I think we can speculate about some of the ways he is likely to try to do that.
I don’t think he is likely to give the Tory right what they want in terms of tax and spending. This doesn’t mean he is going to do what we would want him to do either. We will need to wait and see what his fiscal plans are. There is much at stake. As the First Minister has said, the challenges facing public services are now existential. There is no fat to be trimmed, no significant efficiencies left to be made. Further major cuts will go straight into the bone.
However, nothing Sunak or his Chancellor does is likely to appease the Tory right, whose support he needs. So, he will have to produce something different for them, to find an alternative source of raw meat for the Tory balcony to chew on. Judging by various Cabinet appointments, I am afraid that his solution is going to be to allow ministers to ramp up the right-wing culture war even further. We have already seen that happening, with Suella Braverman’s disgusting comments about asylum seekers. It will probably get worse.
His fundamental political problem, of course, is Brexit. (This is also true of Keir Starmer, whose position on Brexit is essentially no different). It’s true that the UK is not alone in facing challenges on multiple fronts. But every one of those challenges is exacerbated by Brexit, and by years of needless austerity that have increased inequality and undermined individual and collective resilience. The UK may be a rich country but many of her people are, in comparison to most of Europe, poor and set to become even poorer.
It all adds up to a state in turmoil.
For some, this only increases the urgency of achieving independence. But for others, the chaos of Brexit, and the mounting economic and climate challenges of our times, only serve to make them doubtful about the wisdom of moving for independence at this juncture. The argument that becoming independent would be jumping out of the frying pan into the fire will resonate with those who just want things to get back to normal again, however hopelessly.
I’m sure that, like me, you will find those sorts of arguments frustrating, particularly when they are made by the same people who allowed Brexit to happen in the first place. But we need to understand that voters who are receptive to those arguments aren’t necessarily opposed to independence. They are just worried about how we get there, and whether it could all go wrong.
In her speech to SNP Conference, the First Minister related a conversation with a woman who said that she would like Scotland to be independent. She thought it would be good. But she also worried that getting there would be hard. So, her question was this – is it essential? The FM reflected that today, more than at any point in her life, the answer to that question was yes, it is essential.
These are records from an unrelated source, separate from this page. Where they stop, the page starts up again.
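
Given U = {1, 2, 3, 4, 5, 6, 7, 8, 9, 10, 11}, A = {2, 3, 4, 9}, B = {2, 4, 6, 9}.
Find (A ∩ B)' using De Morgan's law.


U = {1, 2, 3, 4, 5, 6, 7, 8, 9, 10, 11}
A = {2, 3, 4, 9}, B = {2, 4, 6, 9}
A ∩ B = {2, 4, 9}
(A ∩ B)' = U \ (A ∩ B) = {1, 3, 5, 6, 7, 8, 10, 11}
Verification via A' ∪ B': A' = {1, 5, 6, 7, 8, 10, 11}, B' = {1, 3, 5, 7, 8, 10, 11}
A' ∪ B' = {1, 3, 5, 6, 7, 8, 10, 11} ✓

{1, 3, 5, 6, 7, 8, 10, 11}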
That’s a perspective I fully agree with. For all my adult life I have supported independence from principle and because I thought it would improve the governance of Scotland. But never before have I felt so certain that independence is a necessity. This makes it even more important that we present a credible and compelling case based on improving the lives, wellbeing and future prospects of the people of Scotland. And, perhaps paradoxically, the very urgency of the need for independence is why that case must be made with patience and, above all, with empathy for those who simply feel lost in a political and economic storm.